After finishing school, Naylor and his wife moved to Arkansas, where he began his first official tenure as church pastor. He then moved to a church in Florida before returning to Arkansas, where the Naylors have family ties, to take a position with the church where he and his wife were married.

In Arkansas, Naylor worked as an administrative pastor, and he was happy to be working in a familiar community. Nevertheless, Naylor felt God had called him to preach, not to sit behind a desk.

“To me it was a conviction that I’d rather be a pastor with administrative skills than an administrator with pastoral skills,” he said.

Then, according to Naylor, God’s plan once again made itself visible to him in the form of the position at First Baptist Church.

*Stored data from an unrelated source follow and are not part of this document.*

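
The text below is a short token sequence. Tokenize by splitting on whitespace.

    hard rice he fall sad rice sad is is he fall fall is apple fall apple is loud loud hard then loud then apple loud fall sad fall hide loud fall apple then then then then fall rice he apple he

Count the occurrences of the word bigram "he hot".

Scanning the 40 overlapping bigram windows for "he hot":
  (none found)

0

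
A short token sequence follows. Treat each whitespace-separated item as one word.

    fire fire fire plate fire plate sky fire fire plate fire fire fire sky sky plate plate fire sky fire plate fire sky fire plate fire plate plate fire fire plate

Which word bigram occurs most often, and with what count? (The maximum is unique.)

Bigram frequencies (highest first):
  fire plate: 7
  fire fire: 6
  plate fire: 6
  sky fire: 3
  fire sky: 3
  plate plate: 2
  … (3 more, each ≤ 1)

"fire plate", 7 times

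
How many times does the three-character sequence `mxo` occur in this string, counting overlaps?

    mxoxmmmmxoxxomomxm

Sliding a length-3 window over the 18 characters (16 positions):
  position 1–3: mxo
  position 8–10: mxo

2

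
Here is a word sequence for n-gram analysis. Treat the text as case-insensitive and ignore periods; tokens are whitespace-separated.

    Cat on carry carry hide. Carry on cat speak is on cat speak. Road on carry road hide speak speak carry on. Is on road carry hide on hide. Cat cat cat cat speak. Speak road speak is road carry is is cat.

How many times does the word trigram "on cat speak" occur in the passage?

Scanning the 41 overlapping trigram windows for "on cat speak":
  position 7–9: on cat speak
  position 11–13: on cat speak

2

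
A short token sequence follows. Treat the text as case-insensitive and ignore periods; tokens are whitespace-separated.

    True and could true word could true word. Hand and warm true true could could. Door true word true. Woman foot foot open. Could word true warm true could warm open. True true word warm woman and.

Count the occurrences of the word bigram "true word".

Scanning the 36 overlapping bigram windows for "true word":
  position 4–5: true word
  position 7–8: true word
  position 17–18: true word
  position 33–34: true word

4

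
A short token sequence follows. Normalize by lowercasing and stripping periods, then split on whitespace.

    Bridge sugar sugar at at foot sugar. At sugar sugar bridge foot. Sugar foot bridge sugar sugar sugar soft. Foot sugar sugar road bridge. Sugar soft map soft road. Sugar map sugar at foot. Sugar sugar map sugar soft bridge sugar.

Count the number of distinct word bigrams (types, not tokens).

41 tokens → 40 bigram windows in total.
Repeated bigrams (each contributes count−1 duplicates):
  sugar sugar: 6
  bridge sugar: 4
  foot sugar: 4
  sugar at: 3
  sugar soft: 3
  at foot: 2
  map sugar: 2
  sugar map: 2
18 duplicate windows → 40 − 18 = 22 distinct.

22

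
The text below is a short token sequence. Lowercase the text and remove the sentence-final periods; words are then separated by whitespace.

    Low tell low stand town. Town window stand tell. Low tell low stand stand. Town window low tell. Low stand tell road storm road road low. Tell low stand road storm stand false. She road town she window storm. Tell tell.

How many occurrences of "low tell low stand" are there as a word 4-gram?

Scanning the 38 overlapping 4-gram windows for "low tell low stand":
  position 1–4: low tell low stand
  position 10–13: low tell low stand
  position 17–20: low tell low stand
  position 26–29: low tell low stand

4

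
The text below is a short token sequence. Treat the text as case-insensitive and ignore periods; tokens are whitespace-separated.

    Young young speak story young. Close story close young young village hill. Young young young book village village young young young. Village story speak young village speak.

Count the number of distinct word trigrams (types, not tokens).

27 tokens → 25 trigram windows in total.
Repeated trigrams (each contributes count−1 duplicates):
  young young village: 2
  young young young: 2
2 duplicate windows → 25 − 2 = 23 distinct.

23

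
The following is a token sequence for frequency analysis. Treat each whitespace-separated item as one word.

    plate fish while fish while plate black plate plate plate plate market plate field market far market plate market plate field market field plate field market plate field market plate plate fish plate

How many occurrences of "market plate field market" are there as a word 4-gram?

3

Scanning the 30 overlapping 4-gram windows for "market plate field market":
  position 12–15: market plate field market
  position 19–22: market plate field market
  position 26–29: market plate field market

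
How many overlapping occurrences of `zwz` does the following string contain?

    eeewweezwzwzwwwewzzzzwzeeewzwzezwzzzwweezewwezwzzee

6

Sliding a length-3 window over the 51 characters (49 positions):
  position 8–10: zwz
  position 10–12: zwz
  position 21–23: zwz
  position 28–30: zwz
  position 32–34: zwz
  position 46–48: zwz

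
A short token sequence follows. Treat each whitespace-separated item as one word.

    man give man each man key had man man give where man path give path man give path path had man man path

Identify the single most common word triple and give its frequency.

Trigram frequencies (highest first):
  had man man: 2
  man give man: 1
  give man each: 1
  man each man: 1
  each man key: 1
  man key had: 1
  … (14 more, each ≤ 1)

"had man man", 2 times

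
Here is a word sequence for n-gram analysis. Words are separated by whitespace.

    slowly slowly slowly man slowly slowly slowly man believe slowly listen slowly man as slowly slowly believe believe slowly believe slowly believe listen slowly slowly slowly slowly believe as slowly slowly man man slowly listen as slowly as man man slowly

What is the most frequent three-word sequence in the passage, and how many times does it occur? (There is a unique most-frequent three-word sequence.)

"slowly slowly slowly", 4 times

Trigram frequencies (highest first):
  slowly slowly slowly: 4
  slowly slowly man: 3
  as slowly slowly: 2
  slowly slowly believe: 2
  believe slowly believe: 2
  man man slowly: 2
  … (24 more, each ≤ 1)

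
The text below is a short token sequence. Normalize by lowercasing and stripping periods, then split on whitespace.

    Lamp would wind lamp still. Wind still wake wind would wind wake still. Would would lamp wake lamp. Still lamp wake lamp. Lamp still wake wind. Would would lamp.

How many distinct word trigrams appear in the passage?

23

29 tokens → 27 trigram windows in total.
Repeated trigrams (each contributes count−1 duplicates):
  lamp wake lamp: 2
  still wake wind: 2
  wake wind would: 2
  would would lamp: 2
4 duplicate windows → 27 − 4 = 23 distinct.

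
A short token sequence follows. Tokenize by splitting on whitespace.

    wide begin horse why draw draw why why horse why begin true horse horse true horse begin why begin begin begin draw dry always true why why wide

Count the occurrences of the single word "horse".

5

Scanning the 28 tokens for "horse":
  position 3: horse
  position 9: horse
  position 13: horse
  position 14: horse
  position 16: horse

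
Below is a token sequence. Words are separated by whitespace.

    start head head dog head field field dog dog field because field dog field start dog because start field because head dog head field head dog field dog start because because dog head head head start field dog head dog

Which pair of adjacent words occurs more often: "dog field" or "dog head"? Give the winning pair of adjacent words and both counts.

"dog head" (4 vs 3)

"dog field": 3 occurrences
"dog head": 4 occurrences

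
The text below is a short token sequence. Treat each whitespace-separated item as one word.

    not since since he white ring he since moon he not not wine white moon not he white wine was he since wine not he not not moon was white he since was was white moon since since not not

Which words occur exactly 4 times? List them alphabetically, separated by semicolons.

Unigram counts meeting the condition (exactly 4 times):
  moon: 4
  was: 4

moon; was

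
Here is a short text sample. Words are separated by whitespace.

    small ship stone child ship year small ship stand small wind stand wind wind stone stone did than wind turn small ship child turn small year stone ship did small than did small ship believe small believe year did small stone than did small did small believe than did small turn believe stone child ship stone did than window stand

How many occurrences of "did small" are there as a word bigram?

Scanning the 59 overlapping bigram windows for "did small":
  position 29–30: did small
  position 32–33: did small
  position 39–40: did small
  position 43–44: did small
  position 45–46: did small
  position 49–50: did small

6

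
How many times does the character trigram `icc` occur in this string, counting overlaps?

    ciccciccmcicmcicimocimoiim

2

Sliding a length-3 window over the 26 characters (24 positions):
  position 2–4: icc
  position 6–8: icc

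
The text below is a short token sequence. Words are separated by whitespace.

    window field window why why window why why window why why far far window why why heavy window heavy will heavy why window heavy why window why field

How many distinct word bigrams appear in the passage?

15

28 tokens → 27 bigram windows in total.
Repeated bigrams (each contributes count−1 duplicates):
  window why: 5
  why why: 4
  why window: 4
  heavy why: 2
  window heavy: 2
12 duplicate windows → 27 − 12 = 15 distinct.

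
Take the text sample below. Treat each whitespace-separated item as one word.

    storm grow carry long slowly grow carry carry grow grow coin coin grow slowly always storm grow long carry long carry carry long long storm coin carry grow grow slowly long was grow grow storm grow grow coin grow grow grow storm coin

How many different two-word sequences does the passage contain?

43 tokens → 42 bigram windows in total.
Repeated bigrams (each contributes count−1 duplicates):
  grow grow: 6
  carry long: 3
  storm grow: 3
  carry carry: 2
  carry grow: 2
  coin grow: 2
  grow carry: 2
  grow coin: 2
  … (4 more repeated)
18 duplicate windows → 42 − 18 = 24 distinct.

24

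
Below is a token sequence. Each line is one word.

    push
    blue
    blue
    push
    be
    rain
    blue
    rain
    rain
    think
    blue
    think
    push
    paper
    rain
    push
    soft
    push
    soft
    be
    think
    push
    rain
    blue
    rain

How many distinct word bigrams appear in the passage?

20

25 tokens → 24 bigram windows in total.
Repeated bigrams (each contributes count−1 duplicates):
  blue rain: 2
  push soft: 2
  rain blue: 2
  think push: 2
4 duplicate windows → 24 − 4 = 20 distinct.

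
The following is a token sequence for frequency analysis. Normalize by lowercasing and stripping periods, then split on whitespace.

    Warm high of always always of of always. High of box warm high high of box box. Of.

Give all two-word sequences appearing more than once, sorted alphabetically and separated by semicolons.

Bigram counts meeting the condition (more than once):
  high of: 3
  of always: 2
  of box: 2
  warm high: 2

high of; of always; of box; warm high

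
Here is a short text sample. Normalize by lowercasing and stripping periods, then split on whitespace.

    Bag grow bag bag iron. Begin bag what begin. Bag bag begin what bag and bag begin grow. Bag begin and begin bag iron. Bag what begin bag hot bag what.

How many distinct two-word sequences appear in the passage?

19

31 tokens → 30 bigram windows in total.
Repeated bigrams (each contributes count−1 duplicates):
  begin bag: 4
  bag begin: 3
  bag what: 3
  bag bag: 2
  bag iron: 2
  grow bag: 2
  what begin: 2
11 duplicate windows → 30 − 11 = 19 distinct.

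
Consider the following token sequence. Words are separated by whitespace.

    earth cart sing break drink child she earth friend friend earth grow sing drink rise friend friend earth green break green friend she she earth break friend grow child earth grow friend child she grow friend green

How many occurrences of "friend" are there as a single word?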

By then, Naylor’s family included two children, so he wanted to be sure the move was right for everyone.

“I do understand that it is stressful on them,” he noted.

What’s more, the thought of selling the family’s home in Arkansas seemed daunting and the house the family was eyeing in LaPlace was under contract and would not be available for them upon arrival.

But once again, Naylor put his trust in God, packed up and headed from Northwest Arkansas to Southeast Louisiana.

And once again, God provided.

Naylor’s Arkansas home sold in just three weeks, and the contract on the LaPlace home fell through, clearing the way for the Naylors.

He said, “When we got to the new house, the church had hung a banner saying ‘Welcome Home, Naylor Family.’”

And for the pastor and his family, it truly did feel like a homecoming.

“The church family here has been really warm and welcoming,” he said.

First Baptist Church held a special celebration on the family’s first Sunday in town.

“It was well attended,” said Naylor. “People wore name tags to kind of help out.”

Since then, Naylor has spent much of his time getting to know the congregation as well as his new surroundings.

At the urging of his son Samuel, the family took a drive into New Orleans to see the Superdome and the Aquarium of the Americas.

“I’m getting used to all the good food y’all have down here.” Naylor said, adding, “There’s much more of a mixture of cultures here.”

“I think one of the biggest surprises is the heat early in the day,” said Naylor.

But these are not the only differences between the River Region and Arkansas. Naylor said it is also the first time he has been pastor in such a predominantly Catholic area.

That is one of the reasons Naylor has chosen to focus on denominational unity through a belief in Jesus Christ.

Naylor described his preaching style as expository.

“I generally pray about a book of the Bible that God wants me to teach,” he said.

He said the advantages of this style are that it is easy for the congregation to follow, and it is more objective than what he called “topical” preaching.

Still, Naylor recognized the need for someone in his position to remain flexible. He said he leaves time open each day to take care of sudden needs that may arise. He has also begun to pray for victims of the oil disaster during his Wednesday prayer meetings.

“You can’t avoid hot issues, and you can’t just preach on what you want to preach every week,” he said.

For the time being, however, the only waves Naylor is looking to make in the community are the ones made out of crepe paper that currently adorn the pulpit area of the church. First Baptist’s Vacation Bible School begins next week with the theme “High Seas Expedition.”

“They go all out with the decorations,” Naylor said, referring to the effort of community volunteers in readying the church for the weeklong event. “My kids will be in it, and they’re looking forward to that.”

Naylor noted that all are welcome to attend VBS, regardless of denomination. It is a theme he carries with him throughout the whole of his teachings.

“We have a lot of different beliefs, and one of our themes would be finding a commonality in faith in Christ,” he said.